The future of publishing: An interview with Tom Lloyd




Tom Lloyd is the author of the Twilight Reign fantasy series and, more recently, Moon’s Artifice. In the UK Lloyd is published by Gollancz / Orion. Tom has a website which uses Amazon affiliate links to sell his books.

I was able to catch up with Tom for a quick Q&A style interview. It was an interesting chat as he’s worked for an agent and been a publisher. The last question was simple – what do you think the future of publishing will be?

You’ve worked as an agent before. What do you think the role of an agent is today given the wealth of self publishing and self publicising options authors?

I should maybe point out I’ve worked for an agent, not as one, in foreign rights and contracts. However… I think the role’s been adapting for a number of years already and in it’s current state, it’s still certainly of value. Obviously if you’re self-publishing you don’t need an agent to get that deal, but that’s not the only part of their job. Self-publishing in translation, for example, isn’t an option really – you could hire translators yourself etc I suppose, but selling rights is what an agent does and you have to ask yourself how much time you want to spend doing that yourself.

The agent is there to get you a traditional publishing deal and the translation deals, plus the inevitable TV series of course…. but these days, they’re often also there to be the first professional eyes on your work. The one who stays with your career and knows your writing (and you) best as editors swap around, lists go in different directions and generally publishing doesn’t stick to the format it once had. Modern life is creeping into everything these days, and while the musty corridors of publishing might have been accept to see that, people don’t take a job for life and the firms increasingly act like the big corporations they are. Your agent is likely to be the longest-running relationship you’ll have in publishing and one of the reasons I signed up with mine is because I knew he is careful to be honest with clients. If that means saying the book isn’t good enough and I should work on X, Y or Z, he’ll do that and the book will end up better as a result.

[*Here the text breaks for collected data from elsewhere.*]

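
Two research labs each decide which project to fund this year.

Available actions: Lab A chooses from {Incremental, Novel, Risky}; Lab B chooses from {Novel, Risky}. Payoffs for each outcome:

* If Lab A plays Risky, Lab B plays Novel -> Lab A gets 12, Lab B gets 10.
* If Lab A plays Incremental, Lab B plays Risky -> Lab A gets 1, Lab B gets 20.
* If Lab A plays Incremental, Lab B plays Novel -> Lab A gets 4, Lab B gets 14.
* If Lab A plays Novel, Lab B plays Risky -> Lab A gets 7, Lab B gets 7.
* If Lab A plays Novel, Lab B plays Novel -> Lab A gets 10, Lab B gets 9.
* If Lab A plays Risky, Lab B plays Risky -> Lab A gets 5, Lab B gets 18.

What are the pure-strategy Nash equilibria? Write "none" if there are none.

Check each profile: it is a Nash equilibrium iff no player can strictly gain by switching unilaterally.
(Incremental, Novel): Lab A can switch to Novel (4 → 10). Not NE.
(Incremental, Risky): Lab A can switch to Novel (1 → 7). Not NE.
(Novel, Novel): Lab A can switch to Risky (10 → 12). Not NE.
(Novel, Risky): Lab B can switch to Novel (7 → 9). Not NE.
(Risky, Novel): Lab B can switch to Risky (10 → 18). Not NE.
(Risky, Risky): Lab A can switch to Novel (5 → 7). Not NE.

This game has no pure Nash equilibrium.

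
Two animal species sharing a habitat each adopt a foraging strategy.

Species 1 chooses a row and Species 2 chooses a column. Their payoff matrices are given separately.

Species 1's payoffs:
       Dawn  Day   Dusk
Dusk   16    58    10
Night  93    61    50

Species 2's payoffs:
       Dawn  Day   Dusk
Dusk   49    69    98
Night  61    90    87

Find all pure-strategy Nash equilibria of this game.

The unique pure-strategy Nash equilibrium is (Night, Day).

Species 1 against Dawn: payoffs 16, 93 → best response Night.
Species 1 against Day: payoffs 58, 61 → best response Night.
Species 1 against Dusk: payoffs 10, 50 → best response Night.
Species 2 against Dusk: payoffs 49, 69, 98 → best response Dusk.
Species 2 against Night: payoffs 61, 90, 87 → best response Day.
Mutual best responses: (Night, Day).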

Should an author write an extra book every year or spend the same amount of time building awareness of their name and creations on social media?

I doubt anyone truly knows that. Social media presence is hugely important, that’s certain – I’d love to have a bigger profile in the core genre market, but if I was given the choice I’d choose an extra book every year. If you’ve got the force of personality to win over new fans, that’s great, but you still need the work to speak for itself and word of mouth remains more important than anything else I think. Produce a good book and you’ve done the best you can towards ensuring people like it and tell others. If it’s stunning, there’s an army of bloggers out there willing to tell others – they want to engage with you, but they’re not going to hold that against you when recommending the book to others.

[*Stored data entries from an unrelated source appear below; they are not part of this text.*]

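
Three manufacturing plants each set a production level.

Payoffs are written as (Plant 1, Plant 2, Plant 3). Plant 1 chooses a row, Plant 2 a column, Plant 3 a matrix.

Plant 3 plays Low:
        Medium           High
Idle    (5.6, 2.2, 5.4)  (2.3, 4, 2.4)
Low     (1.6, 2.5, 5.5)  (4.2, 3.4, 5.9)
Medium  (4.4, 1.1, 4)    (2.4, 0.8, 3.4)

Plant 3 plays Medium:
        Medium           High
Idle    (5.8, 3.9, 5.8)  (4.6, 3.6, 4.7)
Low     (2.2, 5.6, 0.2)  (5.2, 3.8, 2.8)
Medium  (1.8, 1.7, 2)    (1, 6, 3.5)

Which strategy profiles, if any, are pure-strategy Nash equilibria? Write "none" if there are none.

(Idle, Medium, Low): Plant 2 can switch to High (2.2 → 4). Not NE.
(Idle, Medium, Medium): Plant 1 gets 5.8, best alternative 2.2; Plant 2 gets 3.9, best alternative 3.6; Plant 3 gets 5.8, best alternative 5.4. No profitable deviation — NE.
(Idle, High, Low): Plant 1 can switch to Low (2.3 → 4.2). Not NE.
(Idle, High, Medium): Plant 1 can switch to Low (4.6 → 5.2). Not NE.
(Low, Medium, Low): Plant 1 can switch to Idle (1.6 → 5.6). Not NE.
(Low, Medium, Medium): Plant 1 can switch to Idle (2.2 → 5.8). Not NE.
(Low, High, Low): Plant 1 gets 4.2, best alternative 2.4; Plant 2 gets 3.4, best alternative 2.5; Plant 3 gets 5.9, best alternative 2.8. No profitable deviation — NE.
(Low, High, Medium): Plant 2 can switch to Medium (3.8 → 5.6). Not NE.
(Medium, Medium, Low): Plant 1 can switch to Idle (4.4 → 5.6). Not NE.
(Medium, Medium, Medium): Plant 1 can switch to Idle (1.8 → 5.8). Not NE.
(Medium, High, Low): Plant 1 can switch to Low (2.4 → 4.2). Not NE.
(Medium, High, Medium): Plant 1 can switch to Idle (1 → 4.6). Not NE.

The pure Nash equilibria are (Idle, Medium, Medium) and (Low, High, Low).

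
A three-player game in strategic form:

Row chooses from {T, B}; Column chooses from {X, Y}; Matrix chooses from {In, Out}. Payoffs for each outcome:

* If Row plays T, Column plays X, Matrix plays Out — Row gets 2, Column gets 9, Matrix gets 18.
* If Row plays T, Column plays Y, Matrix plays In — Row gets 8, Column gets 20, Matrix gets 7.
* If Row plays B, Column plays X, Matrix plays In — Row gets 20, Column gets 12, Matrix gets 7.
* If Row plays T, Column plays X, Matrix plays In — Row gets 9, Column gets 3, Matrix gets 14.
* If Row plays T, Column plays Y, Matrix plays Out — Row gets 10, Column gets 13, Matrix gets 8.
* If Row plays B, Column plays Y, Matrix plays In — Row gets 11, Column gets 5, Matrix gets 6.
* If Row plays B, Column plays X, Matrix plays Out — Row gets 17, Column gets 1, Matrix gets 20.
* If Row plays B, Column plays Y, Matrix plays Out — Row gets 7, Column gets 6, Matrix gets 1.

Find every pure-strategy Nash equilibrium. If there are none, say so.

(T, Y, Out)

(T, X, In): Row can switch to B (9 → 20). Not NE.
(T, X, Out): Row can switch to B (2 → 17). Not NE.
(T, Y, In): Row can switch to B (8 → 11). Not NE.
(T, Y, Out): Row gets 10, best alternative 7; Column gets 13, best alternative 9; Matrix gets 8, best alternative 7. No profitable deviation — NE.
(B, X, In): Matrix can switch to Out (7 → 20). Not NE.
(B, X, Out): Column can switch to Y (1 → 6). Not NE.
(B, Y, In): Column can switch to X (5 → 12). Not NE.
(The remaining 1 profile has a profitable deviation by the same check.)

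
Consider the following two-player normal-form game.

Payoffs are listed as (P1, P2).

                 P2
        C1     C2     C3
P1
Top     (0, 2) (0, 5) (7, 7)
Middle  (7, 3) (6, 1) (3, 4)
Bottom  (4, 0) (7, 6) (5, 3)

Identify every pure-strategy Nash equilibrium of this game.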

How important are sites like Goodreads.com to you?

For me, not so much, for all that it has a better quality of review than Amazon. I use it to keep track of my own reading and see feedback on my work, not as a vehicle to sell. I’m certainly not the best self-promoter in the world, but I’m also a slow writer compared to some and the book needs to be done before there’s anything to promote.

What do you think the biggest challenge an author who has just finished writing a fantastic book faces today?

Just one? It’s a hugely competitive market, one that feels tougher even than when I got my big break. The fight for market share and changes to buying policies from bookshops is hurting a lot of us, but mostly it’s the global market forces that I fear about. As in so many ways, a smaller number of names are everywhere, dominating reviews and coverage across the world rather than in just certain corners. Success breeds success and just as the wealth of the world is concentrating, income from writing is going the same way as markets blur into each other. The mid-list is going to be a place where we all bleed as we try to earn enough to live on.

Would do you think the future of publishing looks like?

That partly depends on someone working out how to make bookshops work. It’ll be a dull and cruel market without them, but at the moment no one is sure how to have a physical shop that’ll keep on making money. Physical books aren’t going to die, for the same reason that there’ll always be far more new writers than the market can sustain. There’s a love of books in the bone that won’t die and ebooks aren’t here to kill that.


This post first appeared on Zebra Eclipse in 2014. In 2023, it was moved here.